MIRIS: Masih kecil mereka merasakan hidup pahit. Ayahnya meninggal, ibunya malah pergi. (AGUNG BAYU/BALI EXPRESS)

Share this      

Sudah jatuh tertimpa tangga pula. Mungkin demikian ungkapan yang pas untuk menggambarkan nasib tiga anask bersaudara yang tinggal di Jalan Patih Nambi, Banjar Tulang Ampiang, Desa Ubung Kaja, Denpasar Utara, Denpasar, Bali.

NI LUH DIAN SURYANTINI, Denpasar

KETIGA bocah tersebut yakni Gede Suardika, 9, yang kini baru menginjak kelas 4 SD di SDN 6 Ubung. Sementara anak kedua, Kadek Sugiadnyana, 6, yang baru akan masuk SD dan anak terakhir Komang Budi Swari yang baru berumur 6 bulan. Mereka kini diasuh kakek dan nenek serta pamannya paska ditinggal kedua orangtuanya.

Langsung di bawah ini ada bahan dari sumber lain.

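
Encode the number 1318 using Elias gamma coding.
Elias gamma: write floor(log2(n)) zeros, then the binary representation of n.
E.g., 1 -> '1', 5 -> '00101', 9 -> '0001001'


num_bits = floor(log2(1318)) + 1 = 11
leading_zeros = num_bits - 1 = 10
binary(1318) = 10100100110

Elias gamma(1318) = '0000000000' + '10100100110' = 000000000010100100110 (21 bits)


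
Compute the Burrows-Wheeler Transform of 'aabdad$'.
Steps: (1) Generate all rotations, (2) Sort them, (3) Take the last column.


Rotations (sorted):
  0: $aabdad -> last char: d
  1: aabdad$ -> last char: $
  2: abdad$a -> last char: a
  3: ad$aabd -> last char: d
  4: bdad$aa -> last char: a
  5: d$aabda -> last char: a
  6: dad$aab -> last char: b


BWT = d$adaab


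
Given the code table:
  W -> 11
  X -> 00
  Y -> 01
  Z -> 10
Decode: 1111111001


Decoding:
11 -> W
11 -> W
11 -> W
10 -> Z
01 -> Y


Result: WWWZY


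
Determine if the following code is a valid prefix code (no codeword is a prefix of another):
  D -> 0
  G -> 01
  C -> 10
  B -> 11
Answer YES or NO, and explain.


Checking each pair (does one codeword prefix another?):
  D='0' vs G='01': prefix -- VIOLATION

NO -- this is NOT a valid prefix code. D (0) is a prefix of G (01).


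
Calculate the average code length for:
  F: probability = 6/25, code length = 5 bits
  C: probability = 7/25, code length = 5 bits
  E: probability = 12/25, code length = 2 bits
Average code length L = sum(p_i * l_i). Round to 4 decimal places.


Weighted contributions p_i * l_i:
  F: (6/25) * 5 = 30/25
  C: (7/25) * 5 = 35/25
  E: (12/25) * 2 = 24/25
Sum = (30 + 35 + 24)/25 = 89/25

L = 89/25 = 3.5600 bits/symbol


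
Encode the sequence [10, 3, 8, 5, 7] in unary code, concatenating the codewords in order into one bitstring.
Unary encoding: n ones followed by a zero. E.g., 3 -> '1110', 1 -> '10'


Encode each number as n ones followed by a terminating 0:
  10 -> 11111111110 (11 bits)
  3 -> 1110 (4 bits)
  8 -> 111111110 (9 bits)
  5 -> 111110 (6 bits)
  7 -> 11111110 (8 bits)
Total length = 11 + 4 + 9 + 6 + 8 = 38 bits.

Unary([10, 3, 8, 5, 7]) = 11111111110111011111111011111011111110 (38 bits)


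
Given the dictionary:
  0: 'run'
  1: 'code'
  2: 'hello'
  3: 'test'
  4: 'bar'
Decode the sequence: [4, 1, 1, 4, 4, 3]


Look up each index in the dictionary:
  4 -> 'bar'
  1 -> 'code'
  1 -> 'code'
  4 -> 'bar'
  4 -> 'bar'
  3 -> 'test'

Decoded: "bar code code bar bar test"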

Masih kecil mereka merasakan hidup pahit. Ayahnya meninggal, ibunya malah pergi (Dian Suryantini)

Diketahui sang ayah telah meninggal 9 bulan lalu karena serangan jantung. Sementara sang ibu meninggalkan buah hatinya pulang ke rumah asalnya (mulih bajang) di Desa Lokapaksa Kecamatan Seririt, Buleleng, Bali.

Diduga sang ibu memilih pergi pulang ke kampung halaman karena didera himpitan ekonomi dan tidak lagi mampu menghidupi anak-anaknya sepeninggal sang suami. Kini ketiga anak itu hidup diasuh oleh sang kakek Ketut Parta, 70 dan nenek Luh Ngebek, 66 yang sudah berusia renta serta seorang paman Ketut Artawa, 31 yang tulus memberikan kasih sayangnya.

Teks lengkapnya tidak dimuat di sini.